We’re all used to consolidation in the "old line" industries such as autos, steel, airlines, and even utilities. It’s a result of the overall market reaching a degree of maturity where the growth does not allow for all those companies in that industry to continue growing at their necessary rate. If companies do not grow; then their stockholders get anxious, their aggressive employees leave, and their competitors become predatory. What happens in these industries is that they also become more "mature." They merge in order to "consolidate" operations for efficiency and lower costs. There are fewer and bigger players.

But, how about a technology-driven industry such as "the Internet"? It seems to be expanding at an ever increasing rate with more entrepreneurial companies entering the fray all the time. The cost of entry can be small and much can be accomplished quickly by smart, aggressive management. With new opportunities and business services being developed, there seems to be room for all and with sufficient capital available for investment.

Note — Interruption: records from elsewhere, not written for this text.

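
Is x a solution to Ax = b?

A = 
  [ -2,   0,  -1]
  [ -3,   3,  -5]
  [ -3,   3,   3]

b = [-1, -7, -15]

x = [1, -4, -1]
No

Ax = [-1, -10, -18] ≠ b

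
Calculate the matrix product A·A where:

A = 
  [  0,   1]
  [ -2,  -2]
A² = A·A:
A²[1,1] = (0)(0) + (1)(-2) = -2
A²[1,2] = (0)(1) + (1)(-2) = -2
A²[2,1] = (-2)(0) + (-2)(-2) = 4
A²[2,2] = (-2)(1) + (-2)(-2) = 2
A² = 
  [ -2,  -2]
  [  4,   2]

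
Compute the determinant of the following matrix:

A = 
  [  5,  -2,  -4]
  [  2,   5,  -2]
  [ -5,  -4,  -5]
Cofactor expansion along row 1:
det(A) = (5)·((5)(-5) - (-2)(-4)) - (-2)·((2)(-5) - (-2)(-5)) + (-4)·((2)(-4) - (5)(-5))
  = (5)(-33) - (-2)(-20) + (-4)(17)
  = -273

det(A) = -273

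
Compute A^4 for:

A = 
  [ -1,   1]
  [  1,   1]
A² = A·A:
A²[1,1] = (-1)(-1) + (1)(1) = 2
A²[1,2] = (-1)(1) + (1)(1) = 0
A²[2,1] = (1)(-1) + (1)(1) = 0
A²[2,2] = (1)(1) + (1)(1) = 2
A² = 
  [  2,   0]
  [  0,   2]

A^3 = A^2·A:
A^3[1,1] = (2)(-1) + (0)(1) = -2
A^3[1,2] = (2)(1) + (0)(1) = 2
A^3[2,1] = (0)(-1) + (2)(1) = 2
A^3[2,2] = (0)(1) + (2)(1) = 2
A^3 = 
  [ -2,   2]
  [  2,   2]

A^4 = A^3·A:
A^4[1,1] = (-2)(-1) + (2)(1) = 4
A^4[1,2] = (-2)(1) + (2)(1) = 0
A^4[2,1] = (2)(-1) + (2)(1) = 0
A^4[2,2] = (2)(1) + (2)(1) = 4
A^4 = 
  [  4,   0]
  [  0,   4]

Therefore
A^4 = 
  [  4,   0]
  [  0,   4]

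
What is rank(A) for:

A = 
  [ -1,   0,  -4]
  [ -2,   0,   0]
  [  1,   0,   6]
Row reduce:
R2 → R2 - (2)·R1
R3 → R3 + (1)·R1
R3 → R3 - (1/4)·R2
REF = 
  [ -1,   0,  -4]
  [  0,   0,   8]
  [  0,   0,   0]
Pivot columns: 1, 3 → 2 pivots.

rank(A) = 2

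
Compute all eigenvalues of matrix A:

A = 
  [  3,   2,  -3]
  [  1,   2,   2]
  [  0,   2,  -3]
Characteristic polynomial: det(λI - A) = λ³ - 2λ² - 15λ + 30
Testing integer divisors of the constant term: p(2) = 0, so (λ - 2) is a factor:
p(λ) = (λ - 2)(λ² - 15)
λ² - 15 = 0  ⇒  λ = (0 ± √((0)² - 4·(-15)))/2 = (0 ± √(60))/2
  = √15,  -√15

λ = 2, √15, -√15  (≈ 2, 3.873, -3.873)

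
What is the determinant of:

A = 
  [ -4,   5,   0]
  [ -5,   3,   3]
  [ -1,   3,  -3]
-18

Cofactor expansion along row 1:
det(A) = (-4)·((3)(-3) - (3)(3)) - (5)·((-5)(-3) - (3)(-1)) + (0)·((-5)(3) - (3)(-1))
  = (-4)(-18) - (5)(18) + (0)(-12)
  = -18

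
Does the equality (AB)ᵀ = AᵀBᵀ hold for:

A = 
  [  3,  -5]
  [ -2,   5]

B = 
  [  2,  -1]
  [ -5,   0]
No

(AB)ᵀ = 
  [ 31, -29]
  [ -3,   2]

AᵀBᵀ = 
  [  8, -15]
  [-15,  25]

The two matrices differ, so (AB)ᵀ ≠ AᵀBᵀ in general. The correct identity is (AB)ᵀ = BᵀAᵀ.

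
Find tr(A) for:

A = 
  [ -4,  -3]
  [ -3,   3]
-1

tr(A) = -4 + 3 = -1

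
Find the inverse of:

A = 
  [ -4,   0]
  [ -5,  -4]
det(A) = (-4)(-4) - (0)(-5) = 16
For a 2×2 matrix, A⁻¹ = (1/det(A)) · [[d, -b], [-c, a]]
    = (1/16) · [[-4, 0], [5, -4]]

A⁻¹ = 
  [-1/4,    0]
  [5/16, -1/4]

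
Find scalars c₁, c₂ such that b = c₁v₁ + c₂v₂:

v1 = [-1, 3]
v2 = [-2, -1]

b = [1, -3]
c1 = -1, c2 = 0

b = -1·v1 + 0·v2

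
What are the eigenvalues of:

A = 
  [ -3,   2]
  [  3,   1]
tr(A) = -2, det(A) = -9
Characteristic polynomial: λ² - tr(A)λ + det(A) = λ² + 2λ - 9
λ² + 2λ - 9 = 0  ⇒  λ = (-2 ± √((2)² - 4·(-9)))/2 = (-2 ± √(40))/2
  = -1 + √10,  -1 - √10

λ = -1 + √10, -1 - √10  (≈ 2.162, -4.162)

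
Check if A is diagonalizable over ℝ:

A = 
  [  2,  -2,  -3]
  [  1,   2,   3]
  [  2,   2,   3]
No

Characteristic polynomial: det(λI - A) = λ³ - 7λ² + 18λ
The constant term is 0, so λ = 0 is a root: p(λ) = λ(λ² - 7λ + 18)
λ² - 7λ + 18 = 0  ⇒  λ = (7 ± √((-7)² - 4·(18)))/2 = (7 ± √(-23))/2
  = (7 + i√23)/2,  (7 - i√23)/2
Eigenvalues: 0, (7 + i√23)/2, (7 - i√23)/2  (≈ 0, 3.5 + 2.398i, 3.5 - 2.398i)
Has complex eigenvalues (not diagonalizable over ℝ).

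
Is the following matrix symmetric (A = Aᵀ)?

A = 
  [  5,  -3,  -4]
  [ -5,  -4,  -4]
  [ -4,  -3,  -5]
No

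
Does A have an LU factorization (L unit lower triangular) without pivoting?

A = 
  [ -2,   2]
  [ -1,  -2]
Yes.
A[1,1] = -2 ≠ 0, so Gaussian elimination proceeds without a row swap: multiplier ℓ₂₁ = (-1)/(-2) = 1/2, and U[2,2] = -2 - (1/2)(2) = -3.
L = 
  [  1,   0]
  [1/2,   1]
U = 
  [ -2,   2]
  [  0,  -3]
Check row 2 of LU: [(1/2)(-2), (1/2)(2) + (-3)] = [-1, -2] = row 2 of A ✓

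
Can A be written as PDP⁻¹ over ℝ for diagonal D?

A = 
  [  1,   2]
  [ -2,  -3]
No

tr(A) = -2, det(A) = 1
Characteristic polynomial: λ² - tr(A)λ + det(A) = λ² + 2λ + 1
λ² + 2λ + 1 = (λ + 1)²
Eigenvalues: -1, -1
λ=-1: alg. mult. = 2, geom. mult. = 2 - rank(A - (-1)I) = 2 - 1 = 1
Sum of geometric multiplicities = 1 < n = 2, so there aren't enough independent eigenvectors.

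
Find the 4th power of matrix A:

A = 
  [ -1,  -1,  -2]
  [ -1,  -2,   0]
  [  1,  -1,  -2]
A² = A·A:
A²[1,1] = (-1)(-1) + (-1)(-1) + (-2)(1) = 0
A²[1,2] = (-1)(-1) + (-1)(-2) + (-2)(-1) = 5
A²[1,3] = (-1)(-2) + (-1)(0) + (-2)(-2) = 6
A²[2,1] = (-1)(-1) + (-2)(-1) + (0)(1) = 3
A²[2,2] = (-1)(-1) + (-2)(-2) + (0)(-1) = 5
A²[2,3] = (-1)(-2) + (-2)(0) + (0)(-2) = 2
A²[3,1] = (1)(-1) + (-1)(-1) + (-2)(1) = -2
A²[3,2] = (1)(-1) + (-1)(-2) + (-2)(-1) = 3
A²[3,3] = (1)(-2) + (-1)(0) + (-2)(-2) = 2
A² = 
  [  0,   5,   6]
  [  3,   5,   2]
  [ -2,   3,   2]

A^3 = A^2·A:
A^3[1,1] = (0)(-1) + (5)(-1) + (6)(1) = 1
A^3[1,2] = (0)(-1) + (5)(-2) + (6)(-1) = -16
A^3[1,3] = (0)(-2) + (5)(0) + (6)(-2) = -12
A^3[2,1] = (3)(-1) + (5)(-1) + (2)(1) = -6
A^3[2,2] = (3)(-1) + (5)(-2) + (2)(-1) = -15
A^3[2,3] = (3)(-2) + (5)(0) + (2)(-2) = -10
A^3[3,1] = (-2)(-1) + (3)(-1) + (2)(1) = 1
A^3[3,2] = (-2)(-1) + (3)(-2) + (2)(-1) = -6
A^3[3,3] = (-2)(-2) + (3)(0) + (2)(-2) = 0
A^3 = 
  [  1, -16, -12]
  [ -6, -15, -10]
  [  1,  -6,   0]

A^4 = A^3·A:
A^4[1,1] = (1)(-1) + (-16)(-1) + (-12)(1) = 3
A^4[1,2] = (1)(-1) + (-16)(-2) + (-12)(-1) = 43
A^4[1,3] = (1)(-2) + (-16)(0) + (-12)(-2) = 22
A^4[2,1] = (-6)(-1) + (-15)(-1) + (-10)(1) = 11
A^4[2,2] = (-6)(-1) + (-15)(-2) + (-10)(-1) = 46
A^4[2,3] = (-6)(-2) + (-15)(0) + (-10)(-2) = 32
A^4[3,1] = (1)(-1) + (-6)(-1) + (0)(1) = 5
A^4[3,2] = (1)(-1) + (-6)(-2) + (0)(-1) = 11
A^4[3,3] = (1)(-2) + (-6)(0) + (0)(-2) = -2
A^4 = 
  [  3,  43,  22]
  [ 11,  46,  32]
  [  5,  11,  -2]

Therefore
A^4 = 
  [  3,  43,  22]
  [ 11,  46,  32]
  [  5,  11,  -2]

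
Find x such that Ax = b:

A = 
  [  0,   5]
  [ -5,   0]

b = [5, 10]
x = [-2, 1]

Row reduce the augmented matrix [A|b]:
Swap R1 ↔ R2
REF = 
  [ -5,   0,  10]
  [  0,   5,   5]

Back-substitution:
x₂ = 5 / 5 = 1
x₁ = (10 - (0)(1)) / (-5) = -2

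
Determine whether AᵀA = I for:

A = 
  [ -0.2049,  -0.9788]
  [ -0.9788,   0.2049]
Yes

AᵀA = 
  [  1,   0]
  [  0,   1]
≈ I (equal to I up to the 4-dp rounding of the entries)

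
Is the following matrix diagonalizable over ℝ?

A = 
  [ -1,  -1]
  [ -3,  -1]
Yes

tr(A) = -2, det(A) = -2
Characteristic polynomial: λ² - tr(A)λ + det(A) = λ² + 2λ - 2
λ² + 2λ - 2 = 0  ⇒  λ = (-2 ± √((2)² - 4·(-2)))/2 = (-2 ± √(12))/2
  = -1 + √3,  -1 - √3
Eigenvalues: -1 + √3, -1 - √3  (≈ 0.7321, -2.732)
The two irrational eigenvalues are distinct (simple), so each has alg. mult. = geom. mult. = 1.
Sum of geometric multiplicities equals n, so A has n independent eigenvectors.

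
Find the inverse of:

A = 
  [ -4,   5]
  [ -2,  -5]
det(A) = (-4)(-5) - (5)(-2) = 30
For a 2×2 matrix, A⁻¹ = (1/det(A)) · [[d, -b], [-c, a]]
    = (1/30) · [[-5, -5], [2, -4]]

A⁻¹ = 
  [ -1/6,  -1/6]
  [ 1/15, -2/15]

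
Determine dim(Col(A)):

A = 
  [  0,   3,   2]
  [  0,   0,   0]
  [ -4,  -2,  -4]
dim(Col(A)) = 2

Row reduce:
Swap R1 ↔ R3
Swap R2 ↔ R3
REF = 
  [ -4,  -2,  -4]
  [  0,   3,   2]
  [  0,   0,   0]
Pivot columns: 1, 2 → 2 pivots.
dim(Col(A)) = number of pivot columns = 2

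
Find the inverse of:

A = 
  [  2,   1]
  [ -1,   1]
det(A) = (2)(1) - (1)(-1) = 3
For a 2×2 matrix, A⁻¹ = (1/det(A)) · [[d, -b], [-c, a]]
    = (1/3) · [[1, -1], [1, 2]]

A⁻¹ = 
  [ 1/3, -1/3]
  [ 1/3,  2/3]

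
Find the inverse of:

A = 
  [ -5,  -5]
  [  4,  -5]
det(A) = (-5)(-5) - (-5)(4) = 45
For a 2×2 matrix, A⁻¹ = (1/det(A)) · [[d, -b], [-c, a]]
    = (1/45) · [[-5, 5], [-4, -5]]

A⁻¹ = 
  [ -1/9,   1/9]
  [-4/45,  -1/9]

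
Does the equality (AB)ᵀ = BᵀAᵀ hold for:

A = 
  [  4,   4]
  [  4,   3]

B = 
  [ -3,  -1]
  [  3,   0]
Yes

(AB)ᵀ = 
  [  0,  -3]
  [ -4,  -4]

BᵀAᵀ = 
  [  0,  -3]
  [ -4,  -4]

Both sides are equal — this is the standard identity (AB)ᵀ = BᵀAᵀ, which holds for all A, B.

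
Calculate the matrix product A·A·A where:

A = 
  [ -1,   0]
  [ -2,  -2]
A^3 = 
  [ -1,   0]
  [-14,  -8]

A² = A·A:
A²[1,1] = (-1)(-1) + (0)(-2) = 1
A²[1,2] = (-1)(0) + (0)(-2) = 0
A²[2,1] = (-2)(-1) + (-2)(-2) = 6
A²[2,2] = (-2)(0) + (-2)(-2) = 4
A² = 
  [  1,   0]
  [  6,   4]

A^3 = A^2·A:
A^3[1,1] = (1)(-1) + (0)(-2) = -1
A^3[1,2] = (1)(0) + (0)(-2) = 0
A^3[2,1] = (6)(-1) + (4)(-2) = -14
A^3[2,2] = (6)(0) + (4)(-2) = -8
A^3 = 
  [ -1,   0]
  [-14,  -8]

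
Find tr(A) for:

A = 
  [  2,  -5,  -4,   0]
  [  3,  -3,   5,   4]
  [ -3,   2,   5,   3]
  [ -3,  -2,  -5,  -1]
3

tr(A) = 2 + -3 + 5 + -1 = 3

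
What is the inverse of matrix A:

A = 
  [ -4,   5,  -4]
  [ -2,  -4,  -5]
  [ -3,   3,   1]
det(A) = (-4)·((-4)(1) - (-5)(3)) - (5)·((-2)(1) - (-5)(-3)) + (-4)·((-2)(3) - (-4)(-3))
  = (-4)(11) - (5)(-17) + (-4)(-18)
  = 113
det(A) = 113 ≠ 0, so A is invertible.

Cofactors Cᵢⱼ = (-1)ⁱ⁺ʲ·Mᵢⱼ:
C = 
  [ 11,  17, -18]
  [-17, -16,  -3]
  [-41, -12,  26]

adj(A) = Cᵀ:
adj(A) = 
  [ 11, -17, -41]
  [ 17, -16, -12]
  [-18,  -3,  26]

A⁻¹ = (1/113) · adj(A):
A⁻¹ = 
  [ 11/113, -17/113, -41/113]
  [ 17/113, -16/113, -12/113]
  [-18/113,  -3/113,  26/113]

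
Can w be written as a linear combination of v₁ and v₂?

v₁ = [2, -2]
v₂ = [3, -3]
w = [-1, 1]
Yes

Form the augmented matrix and row-reduce:
[v₁|v₂|w] = 
  [  2,   3,  -1]
  [ -2,  -3,   1]
R2 → R2 + (1)·R1
REF = 
  [  2,   3,  -1]
  [  0,   0,   0]

No row of the form [0 0 | nonzero], so the system is consistent. Back-substitution gives c₁ = -1/2, c₂ = 0: w = (-1/2)·v₁ + (0)·v₂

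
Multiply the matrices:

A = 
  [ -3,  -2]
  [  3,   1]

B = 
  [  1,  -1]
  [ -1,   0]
A is 2×2 and B is 2×2, so AB is 2×2. Each entry is (row of A)·(column of B):
AB[1,1] = (-3)(1) + (-2)(-1) = -1
AB[1,2] = (-3)(-1) + (-2)(0) = 3
AB[2,1] = (3)(1) + (1)(-1) = 2
AB[2,2] = (3)(-1) + (1)(0) = -3

AB = 
  [ -1,   3]
  [  2,  -3]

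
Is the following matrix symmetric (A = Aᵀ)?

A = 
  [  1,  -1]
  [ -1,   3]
Yes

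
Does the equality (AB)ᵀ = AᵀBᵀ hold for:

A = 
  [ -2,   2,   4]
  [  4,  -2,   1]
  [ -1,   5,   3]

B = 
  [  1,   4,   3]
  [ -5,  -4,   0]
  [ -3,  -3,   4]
No

(AB)ᵀ = 
  [-24,  11, -35]
  [-28,  21, -33]
  [ 10,  16,   9]

AᵀBᵀ = 
  [ 11,  -6, -10]
  [  9,  -2,  20]
  [ 17, -24,  -3]

The two matrices differ, so (AB)ᵀ ≠ AᵀBᵀ in general. The correct identity is (AB)ᵀ = BᵀAᵀ.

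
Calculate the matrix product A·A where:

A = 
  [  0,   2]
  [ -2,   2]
A² = A·A:
A²[1,1] = (0)(0) + (2)(-2) = -4
A²[1,2] = (0)(2) + (2)(2) = 4
A²[2,1] = (-2)(0) + (2)(-2) = -4
A²[2,2] = (-2)(2) + (2)(2) = 0
A² = 
  [ -4,   4]
  [ -4,   0]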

As long as the rate of growth continues to increase then there is room for all the companies to grow; however, even if the industry is growing, there will soon come a time when that rate of growth slows. The capital available will begin to diminish and some of the companies will have to slow down. Consolidation will be forced in order to survive.

However, there are already forces at play other than "forced consolidation." Some companies will make bad management decisions or find that what they are doing requires more capital than available to them. These entities will either be forced out of business or become consolidated into another company to provide a stronger base. If there are too many companies chasing the same business, then some will have to step aside. And, of course, some guys just decide that they have made enough money and it’s time to "get out."

So when you are selling a technology or picking a partner for a new business venture, the people you make the deal with may not be there to implement it or there may be new management from the acquiring or merged company. This may turn out to be good for you, or bad. In any case, if your program will run over any extended period of time you should make a judgment about how your partner will fare during that time frame. Is the industry growing; is the company growing only because the industry is growing; are they financed such as to be a survivor; is the company owned such that the top guys will "take their money and go"; and what effect will these consolidation factors have on your deal?